L'intimée s'approprie les motifs du jugement attaqué et soutient que le document signifié n'était pas un jugement mais un document « informatif'».
Cependant, la cour relève, en premier lieu, que l'article 456 du code de procédure civile prévoit la signature de la seule minute du jugement de sorte que son expédition revêtue de la formule exécutoire n'a pas à être signée, en deuxième lieu, qu'aucune des causes de nullité prévues par l'article 648 du même code relatif à la forme des actes d'huissier de justice n'est invoquée à l'encontre de la signification.
En troisième lieu, comme le soutiennent à juste titre les appelants, si en application des articles 502 et 503 du code de procédure civile, un jugement ne peut être mis à exécution que sur présentation d'une expédition revêtue de la formule exécutoire, qui doit notifiée à ceux auxquels on veut l'opposer, l'irrégularité tenant à l'omission de la formule exécutoire sur la copie d'un jugement dont le caractère exécutoire n'est pas discuté, ne peut entraîner la nullité de la signification qu'au cas où elle a causé un grief.
En l'espèce, le grief invoqué ne peut résulter, contrairement à ce que soutient l'intimée, des saisies. La société André ne s'est pas méprise sur le sens de la signification puisqu'elle a interjeté appel de la décision le jour même et a parfaitement compris que cet acte faisait courir le délai d'un an pour exécuter les travaux, puisqu'un an après la signification, elle a mandaté un huissier de justice pour constater l'exécution de ceux-ci.
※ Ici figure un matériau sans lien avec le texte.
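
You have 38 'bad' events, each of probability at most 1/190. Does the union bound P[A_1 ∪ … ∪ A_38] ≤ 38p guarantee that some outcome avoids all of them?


Union bound: P[∪_{i=1}^{38} A_i] ≤ Σ_i P[A_i] ≤ 38·p = 38·(1/190) = 1/5.
Numerically: 1/5 ≈ 0.2000000.
Is 1/5 < 1? YES.
Since P[∪ A_i] ≤ 1/5 < 1, the complement has P[∩ A_i^c] ≥ 1 − 1/5 = 4/5 > 0, so some outcome avoids every A_i.

38·p = 1/5 ≈ 0.2000000; existence CERTIFIED by the union bound.


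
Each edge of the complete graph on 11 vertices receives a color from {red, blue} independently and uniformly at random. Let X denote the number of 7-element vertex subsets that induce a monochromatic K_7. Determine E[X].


Let X = Σ_S X_S over the C(11, 7) = 330 subsets S of size 7, where X_S = 1 if the K_7 on S is monochromatic.
For a fixed S, the K_7 on S has C(7, 2) = 21 edges. P[all 21 edges red] = (1/2)^21, and likewise for blue, so P[monochromatic] = 2·(1/2)^21 = 2^{1 − 21} = 1/1048576.
By linearity of expectation: E[X] = C(11, 7) · 2^{1 − 21} = 330 · 1/1048576 = 165/524288.
Numerically: E[X] ≈ 0.000315.

E[X] = C(11,7)·2^(1−C(7,2)) = 165/524288 ≈ 0.000315.


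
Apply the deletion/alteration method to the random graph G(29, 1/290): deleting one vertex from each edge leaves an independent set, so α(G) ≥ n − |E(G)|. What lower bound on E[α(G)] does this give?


E[|E(G)|] = C(29, 2)·p = 406 · (1/290) = 7/5.
E[α(G)] ≥ n − E[|E(G)|] = 29 − 7/5 = 138/5.
Numerically: ≈ 27.60000.
(This is only a lower bound; the true E[α(G)] may be larger.)

E[α(G)] ≥ 138/5 ≈ 27.60000.


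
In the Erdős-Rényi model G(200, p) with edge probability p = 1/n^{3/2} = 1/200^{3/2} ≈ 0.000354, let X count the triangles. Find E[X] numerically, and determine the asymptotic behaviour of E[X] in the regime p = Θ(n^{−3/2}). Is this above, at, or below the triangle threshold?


Number of potential triangles: C(200, 3) = 1313400.
Each occurs with probability p³ ≈ (0.000354)³ ≈ 4.41942e-11.
By linearity: E[X] = C(200, 3)·p³ ≈ 1313400 · 4.41942e-11 ≈ 0.000.
Since α = 3/2 > 1, p = c/n^{3/2} = o(1/n) is below the triangle threshold p ~ 1/n. Asymptotically E[X] ~ (c³/6)·n^{3(1−α)} = (1³/6)·n^{-1.5} → 0, so by Markov's inequality G has no triangles w.h.p.

E[X] ≈ 0.000; in regime p = Θ(1/n^{3/2}) E[X] tends to 0 (below the triangle threshold p ~ 1/n).


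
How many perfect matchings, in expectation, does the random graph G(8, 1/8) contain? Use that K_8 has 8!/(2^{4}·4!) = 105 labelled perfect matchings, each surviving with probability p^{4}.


K_8 has 8!/(2^{4}·4!) = 105 labelled perfect matchings.
For each such perfect matching H, let X_H = 1 if all 4 edges of H are present in G. Then P[X_H = 1] = p^{4} = (1/8)^{4} = 1/4096.
By linearity: E[X] = Σ_H E[X_H] = 105 · p^{4} = 105 · 1/4096 = 105/4096.
Numerically: E[X] ≈ 0.0256.

E[X] = 105 · (1/8)^{4} = 105/4096 ≈ 0.0256.


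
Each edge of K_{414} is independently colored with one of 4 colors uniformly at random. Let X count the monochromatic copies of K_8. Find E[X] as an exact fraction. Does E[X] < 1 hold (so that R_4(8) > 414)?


E[X] = C(414, 8) · 4^{1 − 28} = 19995425223496173 · 4^{−27} = 19995425223496173/18014398509481984.
As a reduced fraction: E[X] = 19995425223496173/18014398509481984 ≈ 1.110.
Is E[X] < 1? NO.
Since E[X] ≥ 1, the first-moment bound is inconclusive at n = 414; it does NOT by itself certify R_4(8) > 414.

E[X] = 19995425223496173/18014398509481984 ≈ 1.110; E[X] ≥ 1; first-moment method inconclusive here.


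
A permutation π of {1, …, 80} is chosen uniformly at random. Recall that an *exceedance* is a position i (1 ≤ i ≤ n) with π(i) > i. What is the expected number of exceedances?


Write X = Σ_{i=1}^{80} X_i, where X_i = 1_{π(i) > i}.
For each fixed i, π(i) is uniform over {1, …, 80} (marginal of a uniform permutation), so P[π(i) > i] = (n − i)/n. Summing: Σ_{i=1}^{80} (n − i)/n = (0 + 1 + … + 79)/80 = 80(80 − 1)/(2·80) = (80 − 1)/2.
Hence E[X] = Σ_{i=1}^{80} (80 − i)/80 = 79/2 ≈ 39.500.

E[X] = 79/2 = 39.500.


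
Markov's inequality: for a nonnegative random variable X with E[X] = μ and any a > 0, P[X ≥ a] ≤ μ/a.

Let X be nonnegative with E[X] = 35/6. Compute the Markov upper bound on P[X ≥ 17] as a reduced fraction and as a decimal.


μ = E[X] = 35/6, a = 17.
Markov: P[X ≥ 17] ≤ μ/a = (35/6)/17 = 35/102.
Numerically: ≈ 0.3431.
(Since a = 17 > μ = 5.8333, the bound 35/102 is < 1 and informative.)

P[X ≥ 17] ≤ 35/102 ≈ 0.3431.


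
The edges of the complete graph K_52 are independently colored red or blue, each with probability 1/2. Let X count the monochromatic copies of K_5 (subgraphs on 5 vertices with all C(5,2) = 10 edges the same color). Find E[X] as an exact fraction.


Let X = Σ_S X_S over the C(52, 5) = 2598960 subsets S of size 5, where X_S = 1 if the K_5 on S is monochromatic.
For a fixed S, the K_5 on S has C(5, 2) = 10 edges. P[all 10 edges red] = (1/2)^10, and likewise for blue, so P[monochromatic] = 2·(1/2)^10 = 2^{1 − 10} = 1/512.
By linearity: E[X] = C(52, 5) · 2^{1 − 10} = 2598960 · 1/512 = 162435/32.
Numerically: E[X] ≈ 5076.0938.

E[X] = C(52,5)·2^(1−C(5,2)) = 162435/32 ≈ 5076.0938.


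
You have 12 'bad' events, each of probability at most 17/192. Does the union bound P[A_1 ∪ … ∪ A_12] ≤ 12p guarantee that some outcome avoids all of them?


Union bound: P[∪_{i=1}^{12} A_i] ≤ Σ_i P[A_i] ≤ 12·p = 12·(17/192) = 17/16.
Numerically: 17/16 ≈ 1.0625000.
Is 17/16 < 1? NO.
Since the bound 17/16 is ≥ 1, the union bound is uninformative here; it does NOT by itself certify existence.

12·p = 17/16 ≈ 1.0625000; existence NOT certified by the union bound.


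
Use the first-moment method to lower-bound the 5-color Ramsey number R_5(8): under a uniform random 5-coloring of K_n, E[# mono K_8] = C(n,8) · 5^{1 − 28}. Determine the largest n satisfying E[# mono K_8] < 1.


We need C(n, 8) · 5^{1 − 28} < 1, i.e. C(n, 8) < 5^{28 − 1} = 7450580596923828125.
Check values of n near the boundary:
  n = 860: C(860, 8) = 7182671140665308145; 7182671140665308145 < 7450580596923828125? YES
  n = 861: C(861, 8) = 7250034996615275865; 7250034996615275865 < 7450580596923828125? YES
  n = 862: C(862, 8) = 7317951015318931845; 7317951015318931845 < 7450580596923828125? YES
  n = 863: C(863, 8) = 7386423071602617757; 7386423071602617757 < 7450580596923828125? YES
  n = 864: C(864, 8) = 7455455062926006708; 7455455062926006708 < 7450580596923828125? NO
The largest n with C(n, 8) < 7450580596923828125 is n = 863 (where E[X] = 7386423071602617757/7450580596923828125 ≈ 0.991). Hence R_5(8) > 863, i.e. R_5(8) ≥ 864.

Largest n = 863; hence R_5(8) > 863.


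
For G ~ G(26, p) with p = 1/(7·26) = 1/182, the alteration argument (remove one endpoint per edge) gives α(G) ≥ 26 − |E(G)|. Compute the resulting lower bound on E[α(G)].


E[|E(G)|] = C(26, 2)·p = 325 · (1/182) = 25/14.
E[α(G)] ≥ n − E[|E(G)|] = 26 − 25/14 = 339/14.
Numerically: ≈ 24.214286.
(This is only a lower bound; the true E[α(G)] may be larger.)

E[α(G)] ≥ 339/14 ≈ 24.214286.


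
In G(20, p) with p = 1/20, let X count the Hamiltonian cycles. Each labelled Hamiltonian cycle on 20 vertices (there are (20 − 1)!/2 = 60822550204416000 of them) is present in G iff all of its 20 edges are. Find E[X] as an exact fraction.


K_20 has (20 − 1)!/2 = 60822550204416000 labelled Hamiltonian cycles.
For each such Hamiltonian cycle H, let X_H = 1 if all 20 edges of H are present in G. Then P[X_H = 1] = p^{20} = (1/20)^{20} = 1/104857600000000000000000000.
By linearity of expectation: E[X] = Σ_H E[X_H] = 60822550204416000 · p^{20} = 60822550204416000 · 1/104857600000000000000000000 = 14849255421/25600000000000000000.
Numerically: E[X] ≈ 5.8005e-10.

E[X] = 60822550204416000 · (1/20)^{20} = 14849255421/25600000000000000000 ≈ 5.8005e-10.


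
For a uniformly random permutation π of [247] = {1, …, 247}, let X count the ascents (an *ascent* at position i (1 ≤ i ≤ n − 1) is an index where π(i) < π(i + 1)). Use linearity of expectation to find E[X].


Write X = Σ X_I over i = 1, …, 246, with X_I the indicator of one ascent.
There are 246 indicators.
For each fixed i, the pair (π(i), π(i+1)) is a uniformly random ordered pair of distinct values from {1, …, 247}; by symmetry P[π(i) < π(i+1)] = 1/2.
By linearity: E[X] = 246 · (1/2) = (247 − 1) · (1/2) = 123 ≈ 123.0000.

E[X] = 123 = 123.0000.


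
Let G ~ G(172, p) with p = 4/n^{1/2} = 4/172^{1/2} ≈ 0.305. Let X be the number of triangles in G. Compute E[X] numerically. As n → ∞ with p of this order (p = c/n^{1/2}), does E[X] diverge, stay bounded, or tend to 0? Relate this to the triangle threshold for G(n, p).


Number of potential triangles: C(172, 3) = 833340.
Each occurs with probability p³ ≈ (0.305)³ ≈ 2.8371827e-02.
By linearity: E[X] = C(172, 3)·p³ ≈ 833340 · 2.8371827e-02 ≈ 23643.37834.
Since α = 1/2 < 1, p = c/n^{1/2} ≫ 1/n is above the triangle threshold p ~ 1/n. Asymptotically E[X] ~ (c³/6)·n^{3(1−α)} = (4³/6)·n^{1.5} → ∞; triangles are abundant w.h.p.

E[X] ≈ 23643.37834; in regime p = Θ(1/n^{1/2}) E[X] diverges (above the triangle threshold p ~ 1/n).


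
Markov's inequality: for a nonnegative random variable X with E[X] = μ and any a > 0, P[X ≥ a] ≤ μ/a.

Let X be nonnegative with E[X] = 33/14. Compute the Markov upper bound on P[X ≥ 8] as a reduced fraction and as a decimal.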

En l'absence de grief résultant de l'absence de la formule exécutoire, l'acte de signification n'est pas nul et il convient d'infirmer sur ce point le jugement attaqué.
Au fond :
Le jugement du 27 septembre 2016 a suspendu les effets de la clause résolutoire et accordé à la société André un délai de douze mois à compter de sa signification pour s'acquitter de certaines obligations et a dit qu'en cas de respect de ces obligations, la clause résolutoire sera réputée ne jamais avoir joué.
Les bailleurs, pour s'opposer à la contestation de la saisie par la société André, soutiennent que celle-ci est acquise, trois des obligations de remise en état des lieux loués n'ayant pas été exécutées dans le délai prévu, le preneur, soutenant, pour sa part, avoir respecté les obligations mises à sa charge.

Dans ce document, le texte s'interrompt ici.